Secondo la Corte d’Appello la società ex datrice di lavoro non aveva raggiunto la prova dell’abuso dei 3 permessi, poiché dalle prove testimoniali e dalla relazione dell’agenzia investigativa dalla stessa incaricata era emerso che “la lavoratrice si era recata a casa del padre affetto da Alzheimer per un numero di ore ben oltre eccedenti il suo ordinario orario di lavoro e, comunque, prevalente, volendo escludere la sua partecipazione ad un incontro di formazione in materia di Alzheimer tenutosi presso un centro universitario”.
Avverso la sentenza di secondo grado la società soccombente ricorreva in cassazione affidandosi a due motivi di ricorso.
La decisione della Corte di Cassazione
La Suprema Corte ha, innanzitutto, osservato che la Corte d’appello nel formulare la sua decisione si è uniformata alla giurisprudenza secondo la quale il permesso ex art. 3 della Legge 604/1992 è riconosciuto al lavoratore “in ragione dell’assistenza al disabile e in relazione causale diretta con essa, senza che il dato testuale e la ratio della norma ne consentano l’utilizzo in funzione meramente compensativa delle energie impiegate dal dipendente per detta assistenza”. Pertanto, “il comportamento del prestatore di lavoro subordinato che non si avvalga del permesso previsto dal citato articolo 33, in coerenza con la funzione dello stesso, ossia l’assistenza del familiare disabile, integra un abuso del diritto in quanto priva il datore di lavoro della prestazione lavorativa in violazione dell’affidamento riposto nel dipendente ed integra, nei confronti dell’Ente di previdenza erogatore del trattamento economico, un’indebita percezione dell’indennità ed uno sviamento dell’intervento assistenziale”.

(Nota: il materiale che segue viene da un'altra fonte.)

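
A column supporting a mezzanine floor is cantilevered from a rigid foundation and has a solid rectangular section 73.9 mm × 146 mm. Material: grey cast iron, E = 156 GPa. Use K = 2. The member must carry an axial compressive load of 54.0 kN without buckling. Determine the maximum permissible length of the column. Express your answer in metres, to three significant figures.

L_max ≈ 5.92 m

Buckling occurs about the weak axis: I_min = h·b³/12 with b = 73.9 mm (the shorter side).
I_min = 146×73.9³/12 = 4.910×10^6 mm⁴
I = 4.910×10^-6 m⁴
At the buckling limit P_cr = P = 5.400×10^4 N
From P_cr = π²EI/(K·L)²:  L = (1/K)·√(π²EI/P_cr) = (1/2)·√(π²×1.56×10^11×4.910×10^-6/5.400×10^4)
L = 5.92 m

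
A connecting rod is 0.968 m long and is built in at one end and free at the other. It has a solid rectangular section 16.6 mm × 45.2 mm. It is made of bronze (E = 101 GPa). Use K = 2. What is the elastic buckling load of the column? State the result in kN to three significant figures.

P_cr ≈ 4.58 kN

Buckling occurs about the weak axis: I_min = h·b³/12 with b = 16.6 mm (the shorter side).
I_min = 45.2×16.6³/12 = 1.723×10^4 mm⁴
I = 1.723×10^4 mm⁴ = 1.723×10^-8 m⁴
Effective length L_e = K·L = 2 × 0.968 = 1.936 m
P_cr = π²EI / L_e² = π² × 101×10⁹ × 1.723×10^-8 / 1.936² = 4.582×10^3 N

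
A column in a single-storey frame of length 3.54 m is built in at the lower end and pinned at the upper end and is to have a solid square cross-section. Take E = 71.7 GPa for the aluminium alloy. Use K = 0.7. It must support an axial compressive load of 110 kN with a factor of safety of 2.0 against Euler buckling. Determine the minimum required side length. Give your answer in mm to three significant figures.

Required P_cr = n·P = 2.0 × 110 = 220.0 kN
L_e = K·L = 0.7 × 3.54 = 2.478 m
Required I = P_cr·L_e²/(π²E) = 2.200×10^5 × 2.478² / (π² × 7.17×10^10) = 1.909×10^-6 m⁴
I_req = 1.909×10^6 mm⁴
Solid square: I = a⁴/12  ⇒  a = (12I)^(1/4) = (12×1.909×10^6)^(1/4) = 69.2 mm

a ≈ 69.2 mm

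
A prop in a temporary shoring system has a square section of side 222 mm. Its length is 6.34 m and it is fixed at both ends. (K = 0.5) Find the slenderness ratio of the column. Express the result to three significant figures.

For a square r = a/√12 = 222/√12 = 64.09 mm
L_e = K·L = 0.5 × 6.34 m = 3.170 m = 3170.0 mm
λ = L_e / r_min = 3170.0 / 64.09 = 49.5

λ ≈ 49.5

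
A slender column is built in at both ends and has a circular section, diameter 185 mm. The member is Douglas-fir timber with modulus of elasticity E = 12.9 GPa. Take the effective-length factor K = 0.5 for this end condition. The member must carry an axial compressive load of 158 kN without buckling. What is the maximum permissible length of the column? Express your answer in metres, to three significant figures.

I = πd⁴/64 = π×185⁴/64 = 5.750×10^7 mm⁴
I = 5.750×10^-5 m⁴
At the buckling limit P_cr = P = 1.580×10^5 N
From P_cr = π²EI/(K·L)²:  L = (1/K)·√(π²EI/P_cr) = (1/0.5)·√(π²×1.29×10^10×5.750×10^-5/1.580×10^5)
L = 13.6 m

L_max ≈ 13.6 m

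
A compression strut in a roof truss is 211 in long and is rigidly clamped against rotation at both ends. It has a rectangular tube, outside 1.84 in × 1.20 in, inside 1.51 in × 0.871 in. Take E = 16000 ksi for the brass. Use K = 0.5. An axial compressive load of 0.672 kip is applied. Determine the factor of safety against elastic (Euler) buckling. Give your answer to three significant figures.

n ≈ 3.84

Weak-axis I_min = (h_o·b_o³ − h_i·b_i³)/12 with b_o = 1.20, b_i = 0.8710 in (shorter outer/inner sides).
I_min = (1.84×1.20³ − 1.510×0.8710³)/12 = 0.1818 in⁴
Effective length L_e = K·L = 0.5 × 211 = 105.5 in
P_cr = π²EI / L_e² = π² × 16000×10³ × 0.1818 / 105.5² = 2.580×10^3 lb
Factor of safety n = P_cr / P = 2.5795 / 0.672 = 3.84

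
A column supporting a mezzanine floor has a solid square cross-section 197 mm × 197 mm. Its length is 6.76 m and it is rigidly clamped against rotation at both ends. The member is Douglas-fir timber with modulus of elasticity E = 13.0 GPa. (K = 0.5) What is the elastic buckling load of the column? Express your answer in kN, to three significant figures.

P_cr ≈ 1410 kN

I = a⁴/12 = 197⁴/12 = 1.255×10^8 mm⁴
I = 1.255×10^8 mm⁴ = 1.255×10^-4 m⁴
Effective length L_e = K·L = 0.5 × 6.76 = 3.380 m
P_cr = π²EI / L_e² = π² × 13.0×10⁹ × 1.255×10^-4 / 3.380² = 1.410×10^6 N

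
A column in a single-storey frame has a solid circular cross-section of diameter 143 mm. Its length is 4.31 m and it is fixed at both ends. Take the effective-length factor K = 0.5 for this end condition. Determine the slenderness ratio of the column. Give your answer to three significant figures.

λ ≈ 60.3

I = πd⁴/64 = π×143⁴/64 = 2.053×10^7 mm⁴
A = 1.606×10^4 mm²;  r_min = √(I/A) = √(2.053×10^7/1.606×10^4) = 35.75 mm
L_e = K·L = 0.5 × 4.31 m = 2.155 m = 2155.0 mm
λ = L_e / r_min = 2155.0 / 35.75 = 60.3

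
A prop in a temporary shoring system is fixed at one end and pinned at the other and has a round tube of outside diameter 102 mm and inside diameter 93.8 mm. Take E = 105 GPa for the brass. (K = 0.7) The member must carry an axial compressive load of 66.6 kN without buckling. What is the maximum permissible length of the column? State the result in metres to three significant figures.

L_max ≈ 6.93 m

d_o = 102 mm, d_i = 93.8 mm
I = π(d_o⁴ − d_i⁴)/64 = π(102⁴ − 93.80⁴)/64 = 1.513×10^6 mm⁴
I = 1.513×10^-6 m⁴
At the buckling limit P_cr = P = 6.660×10^4 N
From P_cr = π²EI/(K·L)²:  L = (1/K)·√(π²EI/P_cr) = (1/0.7)·√(π²×1.05×10^11×1.513×10^-6/6.660×10^4)
L = 6.93 m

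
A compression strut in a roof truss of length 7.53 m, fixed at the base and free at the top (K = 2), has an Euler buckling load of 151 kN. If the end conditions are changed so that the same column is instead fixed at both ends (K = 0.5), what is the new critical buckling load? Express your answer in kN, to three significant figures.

P_cr ∝ 1/K², so P_cr,new = P_cr,old × (K_old/K_new)² = 151 × (2/0.5)²
= 151 × 16.00 = 2420 kN

P_cr ≈ 2420 kN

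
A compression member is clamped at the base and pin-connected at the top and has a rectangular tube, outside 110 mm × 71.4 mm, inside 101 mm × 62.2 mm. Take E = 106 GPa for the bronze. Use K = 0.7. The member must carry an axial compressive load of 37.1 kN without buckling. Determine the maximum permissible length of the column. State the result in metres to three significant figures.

Weak-axis I_min = (h_o·b_o³ − h_i·b_i³)/12 with b_o = 71.4, b_i = 62.20 mm (shorter outer/inner sides).
I_min = (110×71.4³ − 101.0×62.20³)/12 = 1.311×10^6 mm⁴
I = 1.311×10^-6 m⁴
At the buckling limit P_cr = P = 3.710×10^4 N
From P_cr = π²EI/(K·L)²:  L = (1/K)·√(π²EI/P_cr) = (1/0.7)·√(π²×1.06×10^11×1.311×10^-6/3.710×10^4)
L = 8.69 m

L_max ≈ 8.69 m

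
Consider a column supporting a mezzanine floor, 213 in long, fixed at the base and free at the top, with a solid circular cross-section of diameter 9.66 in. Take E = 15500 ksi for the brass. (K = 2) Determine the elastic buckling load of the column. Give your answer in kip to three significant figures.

I = πd⁴/64 = π×9.66⁴/64 = 427.4 in⁴
Effective length L_e = K·L = 2 × 213 = 426.0 in
P_cr = π²EI / L_e² = π² × 15500×10³ × 427.4 / 426.0² = 3.603×10^5 lb

P_cr ≈ 360 kip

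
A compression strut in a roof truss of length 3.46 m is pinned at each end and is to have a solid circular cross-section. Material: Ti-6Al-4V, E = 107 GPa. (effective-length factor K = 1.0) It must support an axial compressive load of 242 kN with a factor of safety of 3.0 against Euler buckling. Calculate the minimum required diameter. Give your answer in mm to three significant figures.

d ≈ 114 mm

Required P_cr = n·P = 3.0 × 242 = 726.0 kN
L_e = K·L = 1 × 3.46 = 3.460 m
Required I = P_cr·L_e²/(π²E) = 7.260×10^5 × 3.460² / (π² × 1.07×10^11) = 8.230×10^-6 m⁴
I_req = 8.230×10^6 mm⁴
Solid circle: I = πd⁴/64  ⇒  d = (64I/π)^(1/4) = (64×8.230×10^6/π)^(1/4) = 114 mm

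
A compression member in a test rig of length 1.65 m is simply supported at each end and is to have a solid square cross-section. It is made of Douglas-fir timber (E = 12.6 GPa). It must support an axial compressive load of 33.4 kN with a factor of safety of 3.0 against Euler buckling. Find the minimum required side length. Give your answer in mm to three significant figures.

a ≈ 71.6 mm

Required P_cr = n·P = 3.0 × 33.4 = 100.2 kN
L_e = K·L = 1 × 1.65 = 1.650 m
Required I = P_cr·L_e²/(π²E) = 1.002×10^5 × 1.650² / (π² × 1.26×10^10) = 2.194×10^-6 m⁴
I_req = 2.194×10^6 mm⁴
Solid square: I = a⁴/12  ⇒  a = (12I)^(1/4) = (12×2.194×10^6)^(1/4) = 71.6 mm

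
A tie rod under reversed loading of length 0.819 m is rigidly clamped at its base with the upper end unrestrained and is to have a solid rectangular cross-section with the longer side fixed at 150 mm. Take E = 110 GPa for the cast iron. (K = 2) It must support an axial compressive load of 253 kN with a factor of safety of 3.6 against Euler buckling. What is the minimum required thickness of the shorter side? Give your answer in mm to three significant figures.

Required P_cr = n·P = 3.6 × 253 = 910.8 kN
L_e = K·L = 2 × 0.819 = 1.638 m
Required I = P_cr·L_e²/(π²E) = 9.108×10^5 × 1.638² / (π² × 1.10×10^11) = 2.251×10^-6 m⁴
I_req = 2.251×10^6 mm⁴
Rectangle, weak axis: I_min = h·b³/12 with h = 150 mm fixed  ⇒  b = (12I/h)^(1/3) = 56.5 mm

b ≈ 56.5 mm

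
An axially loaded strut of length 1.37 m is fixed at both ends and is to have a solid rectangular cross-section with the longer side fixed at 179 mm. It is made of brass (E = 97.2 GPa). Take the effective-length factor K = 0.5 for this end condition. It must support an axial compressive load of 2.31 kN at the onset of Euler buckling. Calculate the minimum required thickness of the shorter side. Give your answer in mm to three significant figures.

L_e = K·L = 0.5 × 1.37 = 0.6850 m
Required I = P_cr·L_e²/(π²E) = 2.310×10^3 × 0.6850² / (π² × 9.72×10^10) = 1.130×10^-9 m⁴
I_req = 1.130×10^3 mm⁴
Rectangle, weak axis: I_min = h·b³/12 with h = 179 mm fixed  ⇒  b = (12I/h)^(1/3) = 4.23 mm

b ≈ 4.23 mm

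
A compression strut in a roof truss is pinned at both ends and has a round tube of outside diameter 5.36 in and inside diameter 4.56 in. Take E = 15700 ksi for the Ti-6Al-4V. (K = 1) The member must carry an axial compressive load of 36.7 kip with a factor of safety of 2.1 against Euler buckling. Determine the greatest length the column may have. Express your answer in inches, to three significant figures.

d_o = 5.36 in, d_i = 4.56 in
I = π(d_o⁴ − d_i⁴)/64 = π(5.36⁴ − 4.560⁴)/64 = 19.29 in⁴
Required critical load P_cr = n·P = 2.1 × 36.7 = 77.07 kip = 7.707×10^4 lb
From P_cr = π²EI/(K·L)²:  L = (1/K)·√(π²EI/P_cr) = (1/1)·√(π²×1.57×10^7×19.29/7.707×10^4)
L = 197 in

L_max ≈ 197 in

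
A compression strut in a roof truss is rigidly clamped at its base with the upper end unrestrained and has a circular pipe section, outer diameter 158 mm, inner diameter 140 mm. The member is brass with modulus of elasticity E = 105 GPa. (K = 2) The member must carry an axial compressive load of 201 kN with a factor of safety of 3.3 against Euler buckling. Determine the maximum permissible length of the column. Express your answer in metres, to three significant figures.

L_max ≈ 2.14 m

d_o = 158 mm, d_i = 140 mm
I = π(d_o⁴ − d_i⁴)/64 = π(158⁴ − 140.0⁴)/64 = 1.173×10^7 mm⁴
I = 1.173×10^-5 m⁴
Required critical load P_cr = n·P = 3.3 × 201 = 663.3 kN = 6.633×10^5 N
From P_cr = π²EI/(K·L)²:  L = (1/K)·√(π²EI/P_cr) = (1/2)·√(π²×1.05×10^11×1.173×10^-5/6.633×10^5)
L = 2.14 m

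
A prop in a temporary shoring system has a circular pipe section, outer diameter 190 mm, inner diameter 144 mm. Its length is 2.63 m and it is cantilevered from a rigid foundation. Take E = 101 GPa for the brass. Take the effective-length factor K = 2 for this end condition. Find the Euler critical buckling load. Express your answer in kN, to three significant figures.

d_o = 190 mm, d_i = 144 mm
I = π(d_o⁴ − d_i⁴)/64 = π(190⁴ − 144.0⁴)/64 = 4.286×10^7 mm⁴
I = 4.286×10^7 mm⁴ = 4.286×10^-5 m⁴
Effective length L_e = K·L = 2 × 2.63 = 5.260 m
P_cr = π²EI / L_e² = π² × 101×10⁹ × 4.286×10^-5 / 5.260² = 1.544×10^6 N

P_cr ≈ 1540 kN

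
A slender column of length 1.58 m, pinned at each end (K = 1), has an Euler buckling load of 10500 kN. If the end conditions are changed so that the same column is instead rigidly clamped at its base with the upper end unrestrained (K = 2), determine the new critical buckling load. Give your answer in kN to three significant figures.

P_cr ≈ 2620 kN

P_cr ∝ 1/K², so P_cr,new = P_cr,old × (K_old/K_new)² = 10500 × (1/2)²
= 10500 × 0.2500 = 2620 kN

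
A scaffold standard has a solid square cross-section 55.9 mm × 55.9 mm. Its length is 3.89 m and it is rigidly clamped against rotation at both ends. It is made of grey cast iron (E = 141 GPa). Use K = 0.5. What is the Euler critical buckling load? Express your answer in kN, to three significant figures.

I = a⁴/12 = 55.9⁴/12 = 8.137×10^5 mm⁴
I = 8.137×10^5 mm⁴ = 8.137×10^-7 m⁴
Effective length L_e = K·L = 0.5 × 3.89 = 1.945 m
P_cr = π²EI / L_e² = π² × 141×10⁹ × 8.137×10^-7 / 1.945² = 2.993×10^5 N

P_cr ≈ 299 kN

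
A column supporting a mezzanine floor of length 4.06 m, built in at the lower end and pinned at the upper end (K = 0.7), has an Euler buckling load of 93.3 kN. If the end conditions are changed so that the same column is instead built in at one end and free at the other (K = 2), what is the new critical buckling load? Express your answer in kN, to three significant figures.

P_cr ∝ 1/K², so P_cr,new = P_cr,old × (K_old/K_new)² = 93.3 × (0.7/2)²
= 93.3 × 0.1225 = 11.4 kN

P_cr ≈ 11.4 kN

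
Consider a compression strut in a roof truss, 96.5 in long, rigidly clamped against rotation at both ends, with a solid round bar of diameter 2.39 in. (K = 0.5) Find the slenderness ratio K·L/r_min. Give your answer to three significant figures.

λ ≈ 80.8

I = πd⁴/64 = π×2.39⁴/64 = 1.602 in⁴
A = 4.486 in²;  r_min = √(I/A) = √(1.602/4.486) = 0.5975 in
L_e = K·L = 0.5 × 96.5 = 48.25 in
λ = L_e / r_min = 48.250 / 0.5975 = 80.8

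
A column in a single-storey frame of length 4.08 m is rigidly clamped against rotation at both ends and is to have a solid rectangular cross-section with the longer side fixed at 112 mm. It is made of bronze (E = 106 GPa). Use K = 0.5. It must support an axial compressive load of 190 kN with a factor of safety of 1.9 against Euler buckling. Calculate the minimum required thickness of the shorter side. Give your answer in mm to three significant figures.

Required P_cr = n·P = 1.9 × 190 = 361.0 kN
L_e = K·L = 0.5 × 4.08 = 2.040 m
Required I = P_cr·L_e²/(π²E) = 3.610×10^5 × 2.040² / (π² × 1.06×10^11) = 1.436×10^-6 m⁴
I_req = 1.436×10^6 mm⁴
Rectangle, weak axis: I_min = h·b³/12 with h = 112 mm fixed  ⇒  b = (12I/h)^(1/3) = 53.6 mm

b ≈ 53.6 mm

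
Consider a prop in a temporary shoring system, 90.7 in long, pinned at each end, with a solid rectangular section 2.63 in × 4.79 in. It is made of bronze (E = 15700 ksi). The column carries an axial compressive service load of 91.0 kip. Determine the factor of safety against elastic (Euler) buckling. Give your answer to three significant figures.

n ≈ 1.50

Buckling occurs about the weak axis: I_min = h·b³/12 with b = 2.63 in (the shorter side).
I_min = 4.79×2.63³/12 = 7.261 in⁴
Effective length L_e = K·L = 1 × 90.7 = 90.70 in
P_cr = π²EI / L_e² = π² × 15700×10³ × 7.261 / 90.70² = 1.368×10^5 lb
Factor of safety n = P_cr / P = 136.77 / 91.0 = 1.50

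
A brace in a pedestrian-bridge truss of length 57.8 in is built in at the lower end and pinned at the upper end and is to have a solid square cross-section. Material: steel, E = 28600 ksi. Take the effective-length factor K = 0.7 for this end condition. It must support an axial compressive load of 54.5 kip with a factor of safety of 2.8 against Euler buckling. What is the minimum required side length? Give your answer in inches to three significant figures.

Required P_cr = n·P = 2.8 × 54.5 = 152.6 kip
L_e = K·L = 0.7 × 57.8 = 40.46 in
Required I = P_cr·L_e²/(π²E) = 1.526×10^5 × 40.46² / (π² × 2.86×10^7) = 0.8850 in⁴
Solid square: I = a⁴/12  ⇒  a = (12I)^(1/4) = (12×0.8850)^(1/4) = 1.81 in

a ≈ 1.81 in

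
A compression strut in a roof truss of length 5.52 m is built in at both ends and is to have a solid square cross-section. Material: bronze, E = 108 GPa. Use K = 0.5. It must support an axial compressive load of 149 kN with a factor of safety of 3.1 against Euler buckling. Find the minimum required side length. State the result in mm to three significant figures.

a ≈ 79.3 mm

Required P_cr = n·P = 3.1 × 149 = 461.9 kN
L_e = K·L = 0.5 × 5.52 = 2.760 m
Required I = P_cr·L_e²/(π²E) = 4.619×10^5 × 2.760² / (π² × 1.08×10^11) = 3.301×10^-6 m⁴
I_req = 3.301×10^6 mm⁴
Solid square: I = a⁴/12  ⇒  a = (12I)^(1/4) = (12×3.301×10^6)^(1/4) = 79.3 mm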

Tuttavia, “(…) l’assistenza al disabile (…) può essere prestata con modalità e forme diverse, anche attraverso lo svolgimento di incombenze amministrative, pratiche o di qualsiasi genere, purché nell’interesse del familiare assistito” (cfr ordinanza della Corte di Cassazione n. 23891/2018).
Sulla base di tali considerazioni, la Corte di Cassazione ha rigettato il ricorso della società, confermando l’illegittimità del licenziamento intimato alla lavoratrice, avendo la stessa, nei giorni di fruizione dei permessi, frequentato un corso per accudire meglio il padre.